Oster Lapwass
Paraponera
[Refrain : Eddy]
Tu atteins ce stade où plus rien n’a d’importance
Et, le soir, tu t’demandes : "Ils sont partis où, les potes ?"
J’me souviens quand j’me disais qu’j’avais bien trop d’chance
Tout c’que j’imaginais parti dans le trou des chiottes

[Couplet 1 : Eddy]
C’t’année, j’suis dans l’flou, éloignez vos dents d’loup
C’t’année, j’suis dans l’rouge, Gaudino sur l’banc d’touche
Faut-il oser continuer au risque de les pendre tous ?

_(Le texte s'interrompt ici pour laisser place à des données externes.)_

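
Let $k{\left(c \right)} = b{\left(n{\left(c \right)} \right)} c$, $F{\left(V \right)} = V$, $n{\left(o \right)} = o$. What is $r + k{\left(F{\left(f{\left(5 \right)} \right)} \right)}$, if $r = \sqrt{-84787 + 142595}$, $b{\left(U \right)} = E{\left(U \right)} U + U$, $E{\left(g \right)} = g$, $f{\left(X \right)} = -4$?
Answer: $-48 + 4 \sqrt{3613} \approx 192.43$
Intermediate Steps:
$b{\left(U \right)} = U + U^{2}$ ($b{\left(U \right)} = U U + U = U^{2} + U = U + U^{2}$)
$r = 4 \sqrt{3613}$ ($r = \sqrt{57808} = 4 \sqrt{3613} \approx 240.43$)
$k{\left(c \right)} = c^{2} \left(1 + c\right)$ ($k{\left(c \right)} = c \left(1 + c\right) c = c^{2} \left(1 + c\right)$)
$r + k{\left(F{\left(f{\left(5 \right)} \right)} \right)} = 4 \sqrt{3613} + \left(-4\right)^{2} \left(1 - 4\right) = 4 \sqrt{3613} + 16 \left(-3\right) = 4 \sqrt{3613} - 48 = -48 + 4 \sqrt{3613}$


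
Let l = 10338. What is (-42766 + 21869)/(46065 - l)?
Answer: -20897/35727 ≈ -0.58491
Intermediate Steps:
(-42766 + 21869)/(46065 - l) = (-42766 + 21869)/(46065 - 1*10338) = -20897/(46065 - 10338) = -20897/35727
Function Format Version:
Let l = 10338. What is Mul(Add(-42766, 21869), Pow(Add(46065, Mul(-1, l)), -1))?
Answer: Rational(-20897, 35727) ≈ -0.58491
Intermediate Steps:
Mul(Add(-42766, 21869), Pow(Add(46065, Mul(-1, l)), -1)) = Mul(Add(-42766, 21869), Pow(Add(46065, Mul(-1, 10338)), -1)) = Mul(-20897, Pow(Add(46065, -10338), -1)) = Mul(-20897, Pow(35727, -1)) = Mul(-20897, Rational(1, 35727)) = Rational(-20897, 35727)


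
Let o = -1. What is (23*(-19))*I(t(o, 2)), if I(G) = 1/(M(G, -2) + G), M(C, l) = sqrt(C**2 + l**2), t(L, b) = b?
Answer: 437/2 - 437*sqrt(2)/2 ≈ -90.506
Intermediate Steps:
I(G) = 1/(G + sqrt(4 + G**2)) (I(G) = 1/(sqrt(G**2 + (-2)**2) + G) = 1/(sqrt(G**2 + 4) + G) = 1/(sqrt(4 + G**2) + G) = 1/(G + sqrt(4 + G**2)))
(23*(-19))*I(t(o, 2)) = (23*(-19))/(2 + sqrt(4 + 2**2)) = -437/(2 + sqrt(4 + 4)) = -437/(2 + sqrt(8)) = -437/(2 + 2*sqrt(2))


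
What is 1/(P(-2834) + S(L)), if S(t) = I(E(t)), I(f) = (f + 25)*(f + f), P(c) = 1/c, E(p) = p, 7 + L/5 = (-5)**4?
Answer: 2834/54556483799 ≈ 5.1946e-8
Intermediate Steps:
L = 3090 (L = -35 + 5*(-5)**4 = -35 + 5*625 = -35 + 3125 = 3090)
I(f) = 2*f*(25 + f) (I(f) = (25 + f)*(2*f) = 2*f*(25 + f))
S(t) = 2*t*(25 + t)
1/(P(-2834) + S(L)) = 1/(1/(-2834) + 2*3090*(25 + 3090)) = 1/(-1/2834 + 2*3090*3115) = 1/(-1/2834 + 19250700) = 1/(54556483799/2834) = 2834/54556483799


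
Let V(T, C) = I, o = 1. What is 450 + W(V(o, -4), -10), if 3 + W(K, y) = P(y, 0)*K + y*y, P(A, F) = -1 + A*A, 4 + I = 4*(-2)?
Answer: -641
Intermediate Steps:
I = -12 (I = -4 + 4*(-2) = -4 - 8 = -12)
P(A, F) = -1 + A**2
V(T, C) = -12
W(K, y) = -3 + y**2 + K*(-1 + y**2) (W(K, y) = -3 + ((-1 + y**2)*K + y*y) = -3 + (K*(-1 + y**2) + y**2) = -3 + (y**2 + K*(-1 + y**2)) = -3 + y**2 + K*(-1 + y**2))
450 + W(V(o, -4), -10) = 450 + (-3 + (-10)**2 - 12*(-1 + (-10)**2)) = 450 + (-3 + 100 - 12*(-1 + 100)) = 450 + (-3 + 100 - 12*99) = 450 + (-3 + 100 - 1188) = 450 - 1091 = -641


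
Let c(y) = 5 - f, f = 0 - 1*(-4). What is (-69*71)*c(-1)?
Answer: -4899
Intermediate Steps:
f = 4 (f = 0 + 4 = 4)
c(y) = 1 (c(y) = 5 - 1*4 = 5 - 4 = 1)
(-69*71)*c(-1) = -69*71*1 = -4899*1 = -4899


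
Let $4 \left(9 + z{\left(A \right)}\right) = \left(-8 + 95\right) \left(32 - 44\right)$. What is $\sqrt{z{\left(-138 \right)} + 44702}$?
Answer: $4 \sqrt{2777} \approx 210.79$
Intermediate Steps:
$z{\left(A \right)} = -270$ ($z{\left(A \right)} = -9 + \frac{\left(-8 + 95\right) \left(32 - 44\right)}{4} = -9 + \frac{87 \left(-12\right)}{4} = -9 + \frac{1}{4} \left(-1044\right) = -9 - 261 = -270$)
$\sqrt{z{\left(-138 \right)} + 44702} = \sqrt{-270 + 44702} = \sqrt{44432} = 4 \sqrt{2777}$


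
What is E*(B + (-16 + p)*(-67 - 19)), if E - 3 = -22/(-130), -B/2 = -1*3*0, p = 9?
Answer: 124012/65 ≈ 1907.9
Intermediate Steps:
B = 0 (B = -2*(-1*3)*0 = -(-6)*0 = -2*0 = 0)
E = 206/65 (E = 3 - 22/(-130) = 3 - 22*(-1/130) = 3 + 11/65 = 206/65 ≈ 3.1692)
E*(B + (-16 + p)*(-67 - 19)) = 206*(0 + (-16 + 9)*(-67 - 19))/65 = 206*(0 - 7*(-86))/65 = 206*(0 + 602)/65 = (206/65)*602 = 124012/65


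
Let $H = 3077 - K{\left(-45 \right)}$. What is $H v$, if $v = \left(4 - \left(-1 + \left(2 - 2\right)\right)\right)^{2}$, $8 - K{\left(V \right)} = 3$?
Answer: $76800$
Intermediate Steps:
$K{\left(V \right)} = 5$ ($K{\left(V \right)} = 8 - 3 = 5$)
$v = 25$ ($v = \left(4 - \left(-1 + 0\right)\right)^{2} = \left(4 - -1\right)^{2} = \left(4 + 1\right)^{2} = 5^{2} = 25$)
$H = 3072$ ($H = 3077 - 5 = 3072$)
$H v = 3072 \cdot 25 = 76800$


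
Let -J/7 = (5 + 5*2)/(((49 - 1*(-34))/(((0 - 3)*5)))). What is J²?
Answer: 2480625/6889 ≈ 360.08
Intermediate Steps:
J = 1575/83 (J = -7*(5 + 5*2)/((49 - 1*(-34))/(((0 - 3)*5))) = -7*(5 + 10)/((49 + 34)/((-3*5))) = -105/(83/(-15)) = -105/(83*(-1/15)) = -105/(-83/15) = -105*(-15)/83 = -7*(-225/83) = 1575/83 ≈ 18.976)
J² = (1575/83)² = 2480625/6889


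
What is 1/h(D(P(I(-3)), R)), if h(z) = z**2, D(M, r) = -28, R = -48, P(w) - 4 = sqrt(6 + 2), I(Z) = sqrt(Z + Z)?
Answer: 1/784 ≈ 0.0012755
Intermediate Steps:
I(Z) = sqrt(2)*sqrt(Z) (I(Z) = sqrt(2*Z) = sqrt(2)*sqrt(Z))
P(w) = 4 + 2*sqrt(2) (P(w) = 4 + sqrt(6 + 2) = 4 + sqrt(8) = 4 + 2*sqrt(2))
1/h(D(P(I(-3)), R)) = 1/((-28)**2) = 1/784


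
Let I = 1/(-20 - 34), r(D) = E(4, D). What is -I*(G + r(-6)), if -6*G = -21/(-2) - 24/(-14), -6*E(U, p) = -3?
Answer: -43/1512 ≈ -0.028439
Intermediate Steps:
E(U, p) = ½ (E(U, p) = -⅙*(-3) = ½)
r(D) = ½
G = -57/28 (G = -(-21/(-2) - 24/(-14))/6 = -(-21*(-½) - 24*(-1/14))/6 = -(21/2 + 12/7)/6 = -⅙*171/14 = -57/28 ≈ -2.0357)
I = -1/54 (I = 1/(-54) = -1/54 ≈ -0.018519)
-I*(G + r(-6)) = -(-1)*(-57/28 + ½)/54 = -(-1)*(-43)/(54*28) = -1*43/1512 = -43/1512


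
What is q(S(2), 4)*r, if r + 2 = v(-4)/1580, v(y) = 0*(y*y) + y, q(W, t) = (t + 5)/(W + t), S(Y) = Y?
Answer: -2373/790 ≈ -3.0038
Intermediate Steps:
q(W, t) = (5 + t)/(W + t)
v(y) = y (v(y) = 0*y**2 + y = 0 + y = y)
r = -791/395 (r = -2 - 4/1580 = -2 - 4*1/1580 = -2 - 1/395 = -791/395 ≈ -2.0025)
q(S(2), 4)*r = ((5 + 4)/(2 + 4))*(-791/395) = (9/6)*(-791/395) = ((1/6)*9)*(-791/395) = (3/2)*(-791/395) = -2373/790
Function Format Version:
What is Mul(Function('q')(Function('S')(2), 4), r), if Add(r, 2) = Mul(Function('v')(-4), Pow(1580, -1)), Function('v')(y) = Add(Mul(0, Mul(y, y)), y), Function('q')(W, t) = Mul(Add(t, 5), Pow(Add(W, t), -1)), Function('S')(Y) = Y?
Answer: Rational(-2373, 790) ≈ -3.0038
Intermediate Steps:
Function('q')(W, t) = Mul(Pow(Add(W, t), -1), Add(5, t)) (Function('q')(W, t) = Mul(Add(5, t), Pow(Add(W, t), -1)) = Mul(Pow(Add(W, t), -1), Add(5, t)))
Function('v')(y) = y (Function('v')(y) = Add(Mul(0, Pow(y, 2)), y) = Add(0, y) = y)
r = Rational(-791, 395) (r = Add(-2, Mul(-4, Pow(1580, -1))) = Add(-2, Mul(-4, Rational(1, 1580))) = Add(-2, Rational(-1, 395)) = Rational(-791, 395) ≈ -2.0025)
Mul(Function('q')(Function('S')(2), 4), r) = Mul(Mul(Pow(Add(2, 4), -1), Add(5, 4)), Rational(-791, 395)) = Mul(Mul(Pow(6, -1), 9), Rational(-791, 395)) = Mul(Mul(Rational(1, 6), 9), Rational(-791, 395)) = Mul(Rational(3, 2), Rational(-791, 395)) = Rational(-2373, 790)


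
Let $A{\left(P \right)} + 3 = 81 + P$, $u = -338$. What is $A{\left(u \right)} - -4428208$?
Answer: $4427948$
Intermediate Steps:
$A{\left(P \right)} = 78 + P$ ($A{\left(P \right)} = -3 + \left(81 + P\right) = 78 + P$)
$A{\left(u \right)} - -4428208 = \left(78 - 338\right) - -4428208 = -260 + 4428208 = 4427948$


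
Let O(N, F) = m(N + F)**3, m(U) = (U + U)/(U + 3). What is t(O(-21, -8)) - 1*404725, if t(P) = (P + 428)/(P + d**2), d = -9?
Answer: -81893520145/202346 ≈ -4.0472e+5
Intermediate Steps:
m(U) = 2*U/(3 + U) (m(U) = (2*U)/(3 + U) = 2*U/(3 + U))
O(N, F) = 8*(F + N)**3/(3 + F + N)**3 (O(N, F) = (2*(N + F)/(3 + (N + F)))**3 = (2*(F + N)/(3 + (F + N)))**3 = (2*(F + N)/(3 + F + N))**3 = 8*(F + N)**3/(3 + F + N)**3)
t(P) = (428 + P)/(81 + P) (t(P) = (P + 428)/(P + (-9)**2) = (428 + P)/(P + 81) = (428 + P)/(81 + P))
t(O(-21, -8)) - 1*404725 = (428 + 8*(-8 - 21)**3/(3 - 8 - 21)**3)/(81 + 8*(-8 - 21)**3/(3 - 8 - 21)**3) - 1*404725 = (428 + 8*(-29)**3/(-26)**3)/(81 + 8*(-29)**3/(-26)**3) - 404725 = (428 + 8*(-24389)*(-1/17576))/(81 + 8*(-24389)*(-1/17576)) - 404725 = (428 + 24389/2197)/(81 + 24389/2197) - 404725 = (964705/2197)/(202346/2197) - 404725 = (2197/202346)*(964705/2197) - 404725 = 964705/202346 - 404725 = -81893520145/202346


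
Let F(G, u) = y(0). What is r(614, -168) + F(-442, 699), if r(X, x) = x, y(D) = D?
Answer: -168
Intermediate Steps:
F(G, u) = 0
r(614, -168) + F(-442, 699) = -168 + 0 = -168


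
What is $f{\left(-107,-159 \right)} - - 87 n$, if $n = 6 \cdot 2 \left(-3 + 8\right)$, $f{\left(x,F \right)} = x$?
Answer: $5113$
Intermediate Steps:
$n = 60$ ($n = 12 \cdot 5 = 60$)
$f{\left(-107,-159 \right)} - - 87 n = -107 - \left(-87\right) 60 = -107 - -5220 = -107 + 5220 = 5113$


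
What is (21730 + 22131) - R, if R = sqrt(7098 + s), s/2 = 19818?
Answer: 43861 - sqrt(46734) ≈ 43645.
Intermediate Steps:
s = 39636 (s = 2*19818 = 39636)
R = sqrt(46734) (R = sqrt(7098 + 39636) = sqrt(46734) ≈ 216.18)
(21730 + 22131) - R = (21730 + 22131) - sqrt(46734) = 43861 - sqrt(46734)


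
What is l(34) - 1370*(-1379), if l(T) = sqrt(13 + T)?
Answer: 1889230 + sqrt(47) ≈ 1.8892e+6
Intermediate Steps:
l(34) - 1370*(-1379) = sqrt(13 + 34) - 1370*(-1379) = sqrt(47) + 1889230 = 1889230 + sqrt(47)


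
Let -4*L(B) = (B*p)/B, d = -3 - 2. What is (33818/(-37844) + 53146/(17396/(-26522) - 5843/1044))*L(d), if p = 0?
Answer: 0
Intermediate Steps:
d = -5
L(B) = 0 (L(B) = -B*0/(4*B) = -0/B = -1/4*0 = 0)
(33818/(-37844) + 53146/(17396/(-26522) - 5843/1044))*L(d) = (33818/(-37844) + 53146/(17396/(-26522) - 5843/1044))*0 = (33818*(-1/37844) + 53146/(17396*(-1/26522) - 5843*1/1044))*0 = (-16909/18922 + 53146/(-8698/13261 - 5843/1044))*0 = (-16909/18922 + 53146/(-86564735/13844484))*0 = (-16909/18922 + 53146*(-13844484/86564735))*0 = (-16909/18922 - 735778946664/86564735)*0 = -13923872951880323/1637977915670*0 = 0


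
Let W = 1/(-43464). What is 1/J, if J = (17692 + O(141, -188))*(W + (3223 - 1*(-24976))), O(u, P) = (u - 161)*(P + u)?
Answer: 5433/2854518669215 ≈ 1.9033e-9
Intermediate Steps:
W = -1/43464 ≈ -2.3008e-5
O(u, P) = (-161 + u)*(P + u)
J = 2854518669215/5433 (J = (17692 + (141² - 161*(-188) - 161*141 - 188*141))*(-1/43464 + (3223 - 1*(-24976))) = (17692 + (19881 + 30268 - 22701 - 26508))*(-1/43464 + (3223 + 24976)) = (17692 + 940)*(-1/43464 + 28199) = 18632*(1225641335/43464) = 2854518669215/5433 ≈ 5.2540e+8)
1/J = 1/(2854518669215/5433) = 5433/2854518669215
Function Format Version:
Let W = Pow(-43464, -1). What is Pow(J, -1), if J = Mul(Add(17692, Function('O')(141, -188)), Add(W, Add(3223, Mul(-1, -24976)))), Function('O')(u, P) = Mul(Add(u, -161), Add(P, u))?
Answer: Rational(5433, 2854518669215) ≈ 1.9033e-9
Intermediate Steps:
W = Rational(-1, 43464) ≈ -2.3008e-5
Function('O')(u, P) = Mul(Add(-161, u), Add(P, u))
J = Rational(2854518669215, 5433) (J = Mul(Add(17692, Add(Pow(141, 2), Mul(-161, -188), Mul(-161, 141), Mul(-188, 141))), Add(Rational(-1, 43464), Add(3223, Mul(-1, -24976)))) = Mul(Add(17692, Add(19881, 30268, -22701, -26508)), Add(Rational(-1, 43464), Add(3223, 24976))) = Mul(Add(17692, 940), Add(Rational(-1, 43464), 28199)) = Mul(18632, Rational(1225641335, 43464)) = Rational(2854518669215, 5433) ≈ 5.2540e+8)
Pow(J, -1) = Pow(Rational(2854518669215, 5433), -1) = Rational(5433, 2854518669215)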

Quand il n’y a plus d’espoir, j'me cantonne à me rendre fou
Fiston, n’aies pas peur, tout est si marrant
Quand on s'perche la gueule ; t’atteins l’amour, deux jours après, t’as l’seum à mort
Amor amor à Bora Bora : pas pour l’instant
J’collabore avec ce passe-temps, attends que l'orage dort
Agoraphobe et grince dents, vingt ans qu’t’adores la dope
T’aurais pu être quinze ans content, tu vas t’mettre à dos
Le soleil de printemps, l’été n’est plus important
Les feuilles se mettent à tomber toutes les saisons, tu es perdu

[Refrain : Eddy]
Tu atteins ce stade où plus rien n’a d’importance
Et, le soir, tu t’demandes : "Ils sont partis où, les potes ?"
J’me souviens quand j’me disais qu’j’avais bien trop d’chance
Tout c’que j’imaginais parti dans le trou des chiottes
[Couplet 2 : Lucio Bukowski]
Spectre dans la veste, rêvant dans l’adverse
Observe un temps d’arrêt, piétinant dans la peste
Sceptre dans la raie, ils sont rois, je suis intact
Lassée, mon âme m'a déclaré : "Persona non grata"
Je suis bon qu’à faire des rimes tard
Fédérer les marges et ouvrir un Frédéric Dard
J’ai d’autres modèles que Montana
Taillade au cutter mes mauvais rêves #LucioFontana
Viser d’autres sphères, j’vous laisse vos manières et votre schler
Faut l’faire, je l’fais sans vos chèques et bosse cher
Tous biens intégrés comme Hanouna et Voltaire
J’reste seul dans un coin de c’que vous appelez "vos terres"
Terminaisons nerveuses affûtées sur des bouts d’réel
Où je surnage entre des gens qui ont des goûts d’TS
Merde, la vie : une vierge avec un boule de cool déesse
Les damnés cherchent d’autres damnés, ça crée des foules pérennes
C’que tu vomis est plus qu’une sale ivresse
Ta jeunesse mollardée au loin par tes glandes salivaires
Le reste, c’est l’ordre et les congés payés
La tise et la baise payante, la brise est désespérante
L’été approche autant qu’l’hiver vaincra
Incrustant des éclats de bouteille dans l’épiderme d’un crâne
Et chaque réveil est un éclair pur
Qui s’éteindra toutes les saisons, tu es perdu
[Refrain : Eddy]
Tu atteins ce stade où plus rien n’a d’importance
Et, le soir, tu t’demandes : "Ils sont partis où, les potes ?"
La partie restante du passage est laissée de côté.